Ravicci reprit la parole.

— Nous ne pensons pas que le meurtrier présente cette anomalie, car dans le cas qui nous concerne, les porteurs atteints meurent en général très tôt. À peine quelques jours.

Vic n’était plus sûr de bien comprendre.

— Les assassins pourraient être deux ?

Ravicci constata son trouble et s’adressa à Lambert.

— Vous lui montrez ?

Les lèvres pincées, le spécialiste sortit une photo d’une pochette en cuir et la poussa devant Vic.

Le flic fronça les sourcils. Le cliché montrait un bébé au visage boursouflé, aux oreilles gigantesques et difformes, avec les deux jambes collées, comme enfermées dans un sac directement relié à la peau.

Lambert promena son index sur le papier glacé.

— Dysgénésie caudale, avec, dans ce cas précis, des signes d’appartenance à la famille des syméliens.

— Les syméliens ?

— Oui. Symélie, uromélie, ou, plus précisément ici, sirénomélie.

Vic secoua la tête.

— Sirénomélie ? Vous n’êtes quand même pas en train de m’annoncer que…

— Les fragments de peau trouvés dans la main de la victime proviennent d’un bébé sirène. Si, je vous l’affirme.

Vic passa sa main sur son front. Il ne parvenait pas à détourner le regard de l’affreux cliché. Il serra alors son téléphone portable au fond de sa poche, pris d’un brusque besoin d’appeler Céline, de lui demander si tout allait bien, si elle ne ressentait aucune douleur en elle.

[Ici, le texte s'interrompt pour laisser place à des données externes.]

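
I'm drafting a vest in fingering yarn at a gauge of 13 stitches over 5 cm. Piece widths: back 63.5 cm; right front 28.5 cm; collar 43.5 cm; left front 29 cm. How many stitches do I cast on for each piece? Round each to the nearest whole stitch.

back 165; right front 74; collar 113; left front 75.

Rate = 13/5 = 2.6 sts per cm.
back: 63.5 × 2.6 = 165.10 → 165.
right front: 28.5 × 2.6 = 74.10 → 74.
collar: 43.5 × 2.6 = 113.10 → 113.
left front: 29 × 2.6 = 75.40 → 75.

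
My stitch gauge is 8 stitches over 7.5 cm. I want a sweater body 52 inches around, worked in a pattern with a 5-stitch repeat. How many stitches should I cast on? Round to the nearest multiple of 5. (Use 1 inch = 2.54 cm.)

Cast on 140 stitches.

52 in = 52 × 2.54 = 132.08 cm.
8 / 7.5 = 1.067 sts/cm.
132.08 × 1.067 = 140.89 sts.
→ 140.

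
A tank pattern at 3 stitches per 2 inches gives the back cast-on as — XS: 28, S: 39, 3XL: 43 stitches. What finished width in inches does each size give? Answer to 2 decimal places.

3/2 = 1.5 sts per in.
XS: 28 / 1.5 = 18.667 → 18.67 in.
S: 39 / 1.5 = 26.000 → 26.00 in.
3XL: 43 / 1.5 = 28.667 → 28.67 in.

XS 18.67 inches; S 26.00 inches; 3XL 28.67 inches.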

Le jeune flic se ressaisit. Juste faire le boulot, et s’isoler du reste.

— Ça va ? fit Ravicci. Vous n’avez pas l’air dans votre assiette. Vos débuts à la première ?

— Trois semaines, oui. Ce bébé sirène, il n’était quand même pas… vivant ?

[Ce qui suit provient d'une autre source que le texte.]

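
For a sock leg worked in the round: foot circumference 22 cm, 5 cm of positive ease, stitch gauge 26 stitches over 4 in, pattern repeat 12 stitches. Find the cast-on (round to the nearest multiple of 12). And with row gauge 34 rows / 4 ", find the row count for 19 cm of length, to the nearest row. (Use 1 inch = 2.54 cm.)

Cast on 72 stitches; work 64 rows.

Finished = 22 + 5 = 27 cm.
27 cm × 1/2.54 = 10.63 inches.
26/4 = 6.5 sts per in; 10.63 × 6.5 = 69.09 sts.
Nearest multiple of 12 → 72.
19 cm = 7.48 inches; × 8.5 = 63.58 → 64 rows.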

— Non, non. Vu l’aspect parcheminé de la peau, il était mort. De plus, hormis des cas extrêmement rares, la sirénomélie est incompatible avec la vie. Les bébés sirènes n’ont pas seulement les deux jambes dans le même étui cutané. Pour la plupart, ils ne possèdent ni vessie, ni perforation anale, présentent des problèmes rénaux et des malformations lombaires, pour ne parler que de cela. En général, comme le disait monsieur Ravicci, ils ne survivent que quelques jours. Voire quelques heures.

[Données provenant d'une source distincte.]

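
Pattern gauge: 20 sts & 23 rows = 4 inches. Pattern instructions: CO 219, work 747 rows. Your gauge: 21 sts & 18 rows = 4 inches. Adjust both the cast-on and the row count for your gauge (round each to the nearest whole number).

Cast on 230 stitches; work 585 rows.

Stitches: 219 × 21/20 = 229.95 → 230.
Rows: 747 × 18/23 = 584.61 → 585.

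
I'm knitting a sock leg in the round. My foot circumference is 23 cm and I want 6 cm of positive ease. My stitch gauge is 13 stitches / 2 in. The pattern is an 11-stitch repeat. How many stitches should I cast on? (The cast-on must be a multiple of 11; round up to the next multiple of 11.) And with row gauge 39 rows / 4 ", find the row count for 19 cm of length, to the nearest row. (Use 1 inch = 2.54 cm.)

Cast on 77 stitches; work 73 rows.

Finished = 23 + 6 = 29 cm.
29 cm × 1/2.54 = 11.42 inches.
13/2 = 6.5 sts per in; 11.42 × 6.5 = 74.21 sts.
Next multiple of 11 → 77.
19 cm = 7.48 inches; × 9.75 = 72.93 → 73 rows.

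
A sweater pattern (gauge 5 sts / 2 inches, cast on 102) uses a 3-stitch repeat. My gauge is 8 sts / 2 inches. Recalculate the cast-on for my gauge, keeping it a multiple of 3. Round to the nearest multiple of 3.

CO 162 sts.

102 × 8 / 5 = 163.20.
Nearest multiple of 3: 162.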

Vic n’osa imaginer le calvaire d’Annabelle Leroy, ligotée en croix sur son lit, alors qu’un démon approchait cette chose de son visage. Il essaya de garder son sang-froid et demanda :

— Et… comment a… comment l’assassin a-t-il pu se procurer ce… ce bébé ?

— Freak shows, vous connaissez ? répondit l’embryologue.

— Les foires aux monstres ?

— Ces foires aux monstres, comme vous dites, ne sont rien d’autre que des expositions de collections de tératologie. Siamois, vaches à deux têtes, hermaphrodites, fibromatoses, et caetera. L’un des cas les plus connus reste celui de John Merrick, alias Eléphant Man, mais il en existe tant d’autres, comme Kobelkoff, Eck ou les siamoises Blazek. Vous ne pouvez suspecter le foisonnement d’horreurs créées par la nature et que l’on retrouve aujourd’hui dans certaines grandes collections publiques ou privées.

Vic tendit le doigt vers la photographie.

— Donc, le bébé sirène viendrait d’une collection ?

Le médecin acquiesça.

— Ou d’un musée. La peau retrouvée chez votre victime est vieille, fripée, le bébé n’est pas mort d’hier.

— Les analyses au spectromètre de masse viennent de confirmer la présence de formol sur la peau, ajouta Ravicci. À tous les coups, on a affaire à un monstre conservé dans un bocal, comme au bon vieux temps.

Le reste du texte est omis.